Some of them are bold enough to approach and comment, nastily saying, "You ARE done, right?" One woman went so far as to order me NOT to have anymore children.
My family is constantly and consistently subjected to prejudice and discrimination. I don't like it, but the gawking has become a part of our norm. I've learned to ignore the incriminating glances and to deflect the intrusive comments. But, if I am to be completely honest, there are times, here and there, when it gets the best of me. Days when I walk into a store with my guard up and guns blazin', ready to blast the first simpleton who dare bring ignorance my way. Sometimes this wall causes confusion...mistaken identity...and I become curt with the friendly ones...the ones who feel joy and love when they see my supersized brood. I catch myself when I do this. I offer a warm smile and tear down my wall as quickly as possible because that's the only way to receive the love that's being offered. I never wish to miss out on that. And I certainly never want to subject another to unfair judgment because of the actions of the mean ones. That would be hypocritical.
We get the prejudgment when we're in restaurants, too.
When judgmental patrons dining near us are finished with their meals, they make it a point to come over and applaud our well-mannered children. They tell us what a joy it was dining next to such disciplined kids. They give us their stamp of approval after they already assumed our crew was going to destroy their dining experience.
Don't get me wrong, I appreciate their willingness to adjust their initial thoughts regarding our family. And I certainly appreciate the compliments. But what I don't understand is why people aren't more willing to give the benefit of the doubt or a stamp of approval...first.
Professors often say, "Everyone has an A; now, its up to each individual to keep it." Isn't that how we should all treat one another? Isn't is far more peaceful to extend kindness, love and trust with no judgment and only pull it back when the person(s) proves unworthy of said tokens?
I know what you're thinking:
Donloyn, if you're accustomed to this, then why are you bringing it up now? Has something happened?
Why, yes, something has happened.
When we sold our home last year, my husband and I decided we would rent for a short while (1 or 2 years) until we decide upon a home to purchase.
The end of the first year of renting is fast upon us, and we decided to rent a different home, in a new location...the neighborhood we wanted. Our plan was to rent there for one year and then purchase a new home.
It was an almost 3000 sqft, 4 bedroom, 2.5 bath home with an enormous bonus room and 2 formals. It was wonderful. Spacious, lovely neighborhood, close to the kids schools...perfect.

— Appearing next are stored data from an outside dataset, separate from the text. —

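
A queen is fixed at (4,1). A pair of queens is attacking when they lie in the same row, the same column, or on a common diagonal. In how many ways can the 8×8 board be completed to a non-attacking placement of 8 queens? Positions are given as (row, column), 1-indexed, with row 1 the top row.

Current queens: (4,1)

Branch on row 1: col 2 → 2; col 3 → 4; col 5 → 5; col 6 → 4; col 7 → 2; col 8 → 1.
Sum: 2 + 4 + 5 + 4 + 2 + 1 = 18.

18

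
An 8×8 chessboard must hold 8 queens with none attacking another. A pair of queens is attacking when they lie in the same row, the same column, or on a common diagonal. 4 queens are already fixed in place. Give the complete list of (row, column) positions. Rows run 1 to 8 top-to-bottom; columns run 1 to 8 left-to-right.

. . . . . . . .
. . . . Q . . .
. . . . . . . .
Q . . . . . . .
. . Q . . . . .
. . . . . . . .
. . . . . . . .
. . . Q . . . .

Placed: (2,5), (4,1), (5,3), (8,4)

(1,2) (2,5) (3,7) (4,1) (5,3) (6,8) (7,6) (8,4)

Row 1: attacked by (2,5)→{4,5,6}; (4,1)→{1,4}; (5,3)→{3,7}; (8,4)→{4}. Safe: 2, 8. Place at column 2.
Row 3: attacked by (1,2)→{2,4}; (2,5)→{4,5,6}; (4,1)→{1,2}; (5,3)→{1,3,5}; (8,4)→{4}. Safe: 7, 8. Place at column 7.
Row 6: attacked by (1,2)→{2,7}; (2,5)→{1,5}; (3,7)→{4,7}; (4,1)→{1,3}; (5,3)→{2,3,4}; (8,4)→{2,4,6}. Safe: 8. Place at column 8.
Row 7: attacked by (1,2)→{2,8}; (2,5)→{5}; (3,7)→{3,7}; (4,1)→{1,4}; (5,3)→{1,3,5}; (6,8)→{7,8}; (8,4)→{3,4,5}. Safe: 6. Place at column 6.
Columns [2, 5, 7, 1, 3, 8, 6, 4], r−c [-1, -3, -4, 3, 2, -2, 1, 4], r+c [3, 7, 10, 5, 8, 14, 13, 12] are all distinct, so no two queens attack.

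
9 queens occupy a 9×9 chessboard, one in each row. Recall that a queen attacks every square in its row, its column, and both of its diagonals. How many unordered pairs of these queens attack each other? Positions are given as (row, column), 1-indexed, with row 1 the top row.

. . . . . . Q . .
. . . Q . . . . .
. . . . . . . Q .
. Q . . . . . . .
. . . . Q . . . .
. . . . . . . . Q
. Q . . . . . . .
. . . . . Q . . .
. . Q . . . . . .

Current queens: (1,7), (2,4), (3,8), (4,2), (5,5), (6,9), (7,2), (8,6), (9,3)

3

Same column: (4,2)–(7,2) (column 2).
Same diagonal: (2,4)–(4,2) (|2−4| = |4−2| = 2); (4,2)–(8,6) (|4−8| = |2−6| = 4).
Total attacking pairs: 3.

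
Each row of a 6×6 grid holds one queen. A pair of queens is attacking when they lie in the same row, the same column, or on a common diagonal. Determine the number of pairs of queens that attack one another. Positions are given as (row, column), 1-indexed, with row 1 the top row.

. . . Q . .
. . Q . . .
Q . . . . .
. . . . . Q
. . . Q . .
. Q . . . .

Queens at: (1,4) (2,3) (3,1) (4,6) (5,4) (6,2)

2

Same column: (1,4)–(5,4) (column 4).
Same diagonal: (1,4)–(2,3) (|1−2| = |4−3| = 1).
Total attacking pairs: 2.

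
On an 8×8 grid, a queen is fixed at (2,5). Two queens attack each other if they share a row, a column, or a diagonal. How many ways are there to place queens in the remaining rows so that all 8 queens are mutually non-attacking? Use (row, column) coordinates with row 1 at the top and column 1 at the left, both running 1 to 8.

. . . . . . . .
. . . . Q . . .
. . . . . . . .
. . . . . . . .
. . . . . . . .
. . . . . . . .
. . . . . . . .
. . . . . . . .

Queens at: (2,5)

8

Branch on row 1: col 1 → 1; col 2 → 2; col 3 → 4; col 7 → 1; col 8 → 0.
Sum: 1 + 2 + 4 + 1 + 0 = 8.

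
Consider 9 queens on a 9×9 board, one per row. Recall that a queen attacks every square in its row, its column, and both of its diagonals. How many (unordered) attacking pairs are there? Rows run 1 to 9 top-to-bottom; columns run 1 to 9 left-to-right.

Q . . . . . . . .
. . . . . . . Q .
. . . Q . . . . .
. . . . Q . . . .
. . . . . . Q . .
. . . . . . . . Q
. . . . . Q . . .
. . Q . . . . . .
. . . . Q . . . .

Same column: (4,5)–(9,5) (column 5).
Same diagonal: (3,4)–(4,5) (|3−4| = |4−5| = 1).
Total attacking pairs: 2.

2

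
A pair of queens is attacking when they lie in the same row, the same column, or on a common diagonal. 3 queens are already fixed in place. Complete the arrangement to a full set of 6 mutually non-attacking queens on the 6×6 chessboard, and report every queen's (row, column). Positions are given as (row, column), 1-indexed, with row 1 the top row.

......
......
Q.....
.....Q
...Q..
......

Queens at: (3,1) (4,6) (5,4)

Row 1: attacked by (3,1)→{1,3}; (4,6)→{3,6}; (5,4)→{4}. Safe: 2, 5. Place at column 5.
Row 2: attacked by (1,5)→{4,5,6}; (3,1)→{1,2}; (4,6)→{4,6}; (5,4)→{1,4}. Safe: 3. Place at column 3.
Row 6: attacked by (1,5)→{5}; (2,3)→{3}; (3,1)→{1,4}; (4,6)→{4,6}; (5,4)→{3,4,5}. Safe: 2. Place at column 2.
Columns [5, 3, 1, 6, 4, 2], r−c [-4, -1, 2, -2, 1, 4], r+c [6, 5, 4, 10, 9, 8] are all distinct, so no two queens attack.

(1,5) (2,3) (3,1) (4,6) (5,4) (6,2)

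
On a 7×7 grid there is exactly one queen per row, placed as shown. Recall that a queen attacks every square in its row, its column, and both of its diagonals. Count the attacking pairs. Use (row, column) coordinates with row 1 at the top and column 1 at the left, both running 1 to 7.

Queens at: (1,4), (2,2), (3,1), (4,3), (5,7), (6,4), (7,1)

4

Same column: (1,4)–(6,4) (column 4); (3,1)–(7,1) (column 1).
Same diagonal: (2,2)–(3,1) (|2−3| = |2−1| = 1); (3,1)–(6,4) (|3−6| = |1−4| = 3).
Total attacking pairs: 4.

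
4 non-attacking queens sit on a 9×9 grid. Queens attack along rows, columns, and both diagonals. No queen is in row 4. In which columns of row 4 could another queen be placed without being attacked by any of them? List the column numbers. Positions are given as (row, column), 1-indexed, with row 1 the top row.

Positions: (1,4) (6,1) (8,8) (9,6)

columns 2, 5, 9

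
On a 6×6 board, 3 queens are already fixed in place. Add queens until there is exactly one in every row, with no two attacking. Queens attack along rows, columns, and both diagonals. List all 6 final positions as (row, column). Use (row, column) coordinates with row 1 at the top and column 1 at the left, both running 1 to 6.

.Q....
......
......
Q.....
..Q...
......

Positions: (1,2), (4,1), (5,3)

Row 2: attacked by (1,2)→{1,2,3}; (4,1)→{1,3}; (5,3)→{3,6}. Safe: 4, 5. Place at column 4.
Row 3: attacked by (1,2)→{2,4}; (2,4)→{3,4,5}; (4,1)→{1,2}; (5,3)→{1,3,5}. Safe: 6. Place at column 6.
Row 6: attacked by (1,2)→{2}; (2,4)→{4}; (3,6)→{3,6}; (4,1)→{1,3}; (5,3)→{2,3,4}. Safe: 5. Place at column 5.
Columns [2, 4, 6, 1, 3, 5], r−c [-1, -2, -3, 3, 2, 1], r+c [3, 6, 9, 5, 8, 11] are all distinct, so no two queens attack.

(1,2) (2,4) (3,6) (4,1) (5,3) (6,5)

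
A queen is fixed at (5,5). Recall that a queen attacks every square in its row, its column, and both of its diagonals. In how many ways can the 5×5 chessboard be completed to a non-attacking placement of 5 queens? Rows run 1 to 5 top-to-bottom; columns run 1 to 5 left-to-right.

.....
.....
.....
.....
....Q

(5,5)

Branch on row 1: col 2 → 1; col 3 → 1; col 4 → 0.
Sum: 1 + 1 + 0 = 2.

2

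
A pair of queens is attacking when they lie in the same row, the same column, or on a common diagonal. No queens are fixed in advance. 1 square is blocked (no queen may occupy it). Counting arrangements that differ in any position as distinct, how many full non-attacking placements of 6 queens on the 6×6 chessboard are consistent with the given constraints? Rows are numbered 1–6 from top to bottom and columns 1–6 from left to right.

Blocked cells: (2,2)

4

Branch on row 1: col 1 → 0; col 2 → 1; col 3 → 1; col 4 → 1; col 5 → 1; col 6 → 0.
Sum: 0 + 1 + 1 + 1 + 1 + 0 = 4.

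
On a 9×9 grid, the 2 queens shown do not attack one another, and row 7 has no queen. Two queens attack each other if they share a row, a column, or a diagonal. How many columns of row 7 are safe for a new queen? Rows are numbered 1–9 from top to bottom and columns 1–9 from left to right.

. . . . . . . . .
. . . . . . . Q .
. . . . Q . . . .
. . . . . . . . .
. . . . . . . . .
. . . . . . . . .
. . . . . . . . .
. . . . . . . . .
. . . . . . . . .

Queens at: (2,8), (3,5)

(2,8) attacks row 7 at column 8 and diagonals 3.
(3,5) attacks row 7 at column 5 and diagonals 1, 9.
Attacked columns: {1, 3, 5, 8, 9}. Safe: {2, 4, 6, 7}.

4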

Last week, we completed the application process and satisfactorily met all rental requirements: credit, criminal background, income, rental history.

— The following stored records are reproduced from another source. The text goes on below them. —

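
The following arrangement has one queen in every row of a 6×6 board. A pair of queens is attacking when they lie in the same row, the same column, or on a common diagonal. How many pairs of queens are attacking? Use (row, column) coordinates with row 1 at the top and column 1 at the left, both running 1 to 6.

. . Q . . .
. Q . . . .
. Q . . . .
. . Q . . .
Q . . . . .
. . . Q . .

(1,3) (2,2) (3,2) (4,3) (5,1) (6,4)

Same column: (1,3)–(4,3) (column 3); (2,2)–(3,2) (column 2).
Same diagonal: (1,3)–(2,2) (|1−2| = |3−2| = 1); (3,2)–(4,3) (|3−4| = |2−3| = 1).
Total attacking pairs: 4.

4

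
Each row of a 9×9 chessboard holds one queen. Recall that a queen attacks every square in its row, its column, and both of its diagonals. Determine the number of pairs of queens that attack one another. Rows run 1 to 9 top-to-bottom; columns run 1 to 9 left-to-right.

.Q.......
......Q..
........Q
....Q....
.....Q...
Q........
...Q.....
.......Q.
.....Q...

Same column: (5,6)–(9,6) (column 6).
Same diagonal: (1,2)–(4,5) (|1−4| = |2−5| = 3); (1,2)–(5,6) (|1−5| = |2−6| = 4); (2,7)–(4,5) (|2−4| = |7−5| = 2); (4,5)–(5,6) (|4−5| = |5−6| = 1); (5,6)–(7,4) (|5−7| = |6−4| = 2); (7,4)–(9,6) (|7−9| = |4−6| = 2).
Total attacking pairs: 7.

7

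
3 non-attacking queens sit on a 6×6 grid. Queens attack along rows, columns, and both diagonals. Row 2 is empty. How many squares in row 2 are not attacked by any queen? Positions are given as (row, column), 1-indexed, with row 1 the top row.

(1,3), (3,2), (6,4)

2

(1,3) attacks row 2 at column 3 and diagonals 2, 4.
(3,2) attacks row 2 at column 2 and diagonals 1, 3.
(6,4) attacks row 2 at column 4.
Attacked columns: {1, 2, 3, 4}. Safe: {5, 6}.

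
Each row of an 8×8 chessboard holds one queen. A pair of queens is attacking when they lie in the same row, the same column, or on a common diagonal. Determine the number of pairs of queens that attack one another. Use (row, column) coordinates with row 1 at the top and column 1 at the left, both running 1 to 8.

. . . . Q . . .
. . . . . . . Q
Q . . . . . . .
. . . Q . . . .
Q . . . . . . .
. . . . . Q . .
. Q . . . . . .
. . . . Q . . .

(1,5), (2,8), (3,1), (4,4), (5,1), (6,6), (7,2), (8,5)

4

Same column: (1,5)–(8,5) (column 5); (3,1)–(5,1) (column 1).
Same diagonal: (1,5)–(5,1) (|1−5| = |5−1| = 4); (4,4)–(6,6) (|4−6| = |4−6| = 2).
Total attacking pairs: 4.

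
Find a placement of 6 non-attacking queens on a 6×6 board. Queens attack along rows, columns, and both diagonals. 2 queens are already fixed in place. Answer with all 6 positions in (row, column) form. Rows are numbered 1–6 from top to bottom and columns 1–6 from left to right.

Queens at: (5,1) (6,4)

(1,3) (2,6) (3,2) (4,5) (5,1) (6,4)

Row 1: attacked by (5,1)→{1,5}; (6,4)→{4}. Safe: 2, 3, 6. Place at column 3.
Row 2: attacked by (1,3)→{2,3,4}; (5,1)→{1,4}; (6,4)→{4}. Safe: 5, 6. Place at column 6.
Row 3: attacked by (1,3)→{1,3,5}; (2,6)→{5,6}; (5,1)→{1,3}; (6,4)→{1,4}. Safe: 2. Place at column 2.
Row 4: attacked by (1,3)→{3,6}; (2,6)→{4,6}; (3,2)→{1,2,3}; (5,1)→{1,2}; (6,4)→{2,4,6}. Safe: 5. Place at column 5.
Columns [3, 6, 2, 5, 1, 4], r−c [-2, -4, 1, -1, 4, 2], r+c [4, 8, 5, 9, 6, 10] are all distinct, so no two queens attack.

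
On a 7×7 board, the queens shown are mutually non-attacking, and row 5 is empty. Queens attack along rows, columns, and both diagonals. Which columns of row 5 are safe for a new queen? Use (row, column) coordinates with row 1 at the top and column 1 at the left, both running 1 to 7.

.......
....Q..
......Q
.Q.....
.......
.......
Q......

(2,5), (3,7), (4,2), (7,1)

(2,5) attacks row 5 at column 5 and diagonals 2.
(3,7) attacks row 5 at column 7 and diagonals 5.
(4,2) attacks row 5 at column 2 and diagonals 1, 3.
(7,1) attacks row 5 at column 1 and diagonals 3.
Attacked columns: {1, 2, 3, 5, 7}. Safe: {4, 6}.

columns 4, 6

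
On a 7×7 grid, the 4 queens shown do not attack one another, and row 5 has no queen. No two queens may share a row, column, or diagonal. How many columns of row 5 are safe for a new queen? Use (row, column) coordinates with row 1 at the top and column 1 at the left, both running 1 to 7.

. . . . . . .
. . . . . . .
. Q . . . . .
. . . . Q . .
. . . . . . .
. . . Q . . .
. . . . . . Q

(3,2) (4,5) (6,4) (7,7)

1

(3,2) attacks row 5 at column 2 and diagonals 4.
(4,5) attacks row 5 at column 5 and diagonals 4, 6.
(6,4) attacks row 5 at column 4 and diagonals 3, 5.
(7,7) attacks row 5 at column 7 and diagonals 5.
Attacked columns: {2, 3, 4, 5, 6, 7}. Safe: {1}.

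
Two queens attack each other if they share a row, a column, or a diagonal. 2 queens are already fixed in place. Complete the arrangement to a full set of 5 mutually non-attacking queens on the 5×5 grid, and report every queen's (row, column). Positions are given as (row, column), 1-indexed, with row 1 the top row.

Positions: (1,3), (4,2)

Row 2: attacked by (1,3)→{2,3,4}; (4,2)→{2,4}. Safe: 1, 5. Place at column 1.
Row 3: attacked by (1,3)→{1,3,5}; (2,1)→{1,2}; (4,2)→{1,2,3}. Safe: 4. Place at column 4.
Row 5: attacked by (1,3)→{3}; (2,1)→{1,4}; (3,4)→{2,4}; (4,2)→{1,2,3}. Safe: 5. Place at column 5.
Columns [3, 1, 4, 2, 5], r−c [-2, 1, -1, 2, 0], r+c [4, 3, 7, 6, 10] are all distinct, so no two queens attack.

(1,3) (2,1) (3,4) (4,2) (5,5)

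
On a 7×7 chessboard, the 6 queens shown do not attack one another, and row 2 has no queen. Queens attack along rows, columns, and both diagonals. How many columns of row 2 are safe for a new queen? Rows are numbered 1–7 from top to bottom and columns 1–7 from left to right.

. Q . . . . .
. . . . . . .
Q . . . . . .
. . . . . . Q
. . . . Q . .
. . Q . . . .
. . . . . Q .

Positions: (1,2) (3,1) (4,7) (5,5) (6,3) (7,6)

(1,2) attacks row 2 at column 2 and diagonals 1, 3.
(3,1) attacks row 2 at column 1 and diagonals 2.
(4,7) attacks row 2 at column 7 and diagonals 5.
(5,5) attacks row 2 at column 5 and diagonals 2.
(6,3) attacks row 2 at column 3 and diagonals 7.
(7,6) attacks row 2 at column 6 and diagonals 1.
Attacked columns: {1, 2, 3, 5, 6, 7}. Safe: {4}.

1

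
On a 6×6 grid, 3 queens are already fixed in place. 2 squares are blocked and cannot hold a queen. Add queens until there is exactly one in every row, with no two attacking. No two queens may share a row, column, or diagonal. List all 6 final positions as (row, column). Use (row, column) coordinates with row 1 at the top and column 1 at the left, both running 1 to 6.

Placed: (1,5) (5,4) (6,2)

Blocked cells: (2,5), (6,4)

Row 2: attacked by (1,5)→{4,5,6}; (5,4)→{1,4}; (6,2)→{2,6}. Blocked: 5. Safe: 3. Place at column 3.
Row 3: attacked by (1,5)→{3,5}; (2,3)→{2,3,4}; (5,4)→{2,4,6}; (6,2)→{2,5}. Safe: 1. Place at column 1.
Row 4: attacked by (1,5)→{2,5}; (2,3)→{1,3,5}; (3,1)→{1,2}; (5,4)→{3,4,5}; (6,2)→{2,4}. Safe: 6. Place at column 6.
Columns [5, 3, 1, 6, 4, 2], r−c [-4, -1, 2, -2, 1, 4], r+c [6, 5, 4, 10, 9, 8] are all distinct, so no two queens attack.

(1,5) (2,3) (3,1) (4,6) (5,4) (6,2)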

The manager of the property management company told me everything was great...except one thing. She would have to check with the homeowner regarding our family's size.
(Insert needle on record here)
I was caught off guard. "Oh, but I am sure it will not be a problem," she assured me. And so I let it roll off my shoulder.
The following day, she phoned. "I'm sorry, but the homeowner said she does not wish to approve your application based on your family's size," she said, sounding just as shocked as I felt.
My stomach dropped, my throat tightened and the tears welled in my eyes.
"Do you think she would be willing to speak with us," I said desperately as my voice quivered.
She agreed to contact the homeowner to request a conference call on our behalf. Minutes later she called back and said, "She refused the conference call. She's adamant about not renting to you." I thanked her for her efforts and hung up the phone in utter disbelief.
There are property rental laws that protect against unlawful discrimination based on familial status. But that doesn't stop it from happening.
Similarly, there are moral standards that discourage the act of discrimination, but people continue to be on the receiving end of harsh gavels pounding in judgment against them. Some deal with racial discrimination. Some gender discrimination. Some because of their religion or sexual orientation. In our case, it's because closed-minded individuals impose their thinking upon us and accuse us of having too many children.
Psalm 127: 3-5 says that my husband and I are blessed.
People try to make us feel shame for creating our beautiful family. A weaker person may be inclined to falsify the next rental application...but not me.
You know, Christmases around here are pretty wonderful. They are filled with joy, love and laughter. And I wouldn't change that for all of the almost 3000 sqft homes in the world.
I am a wife and a mother of 8. Altogether, we make ten. I am not ashamed. We roll ten deep. We are a force. Our love is far more powerful than the hate of discrimination.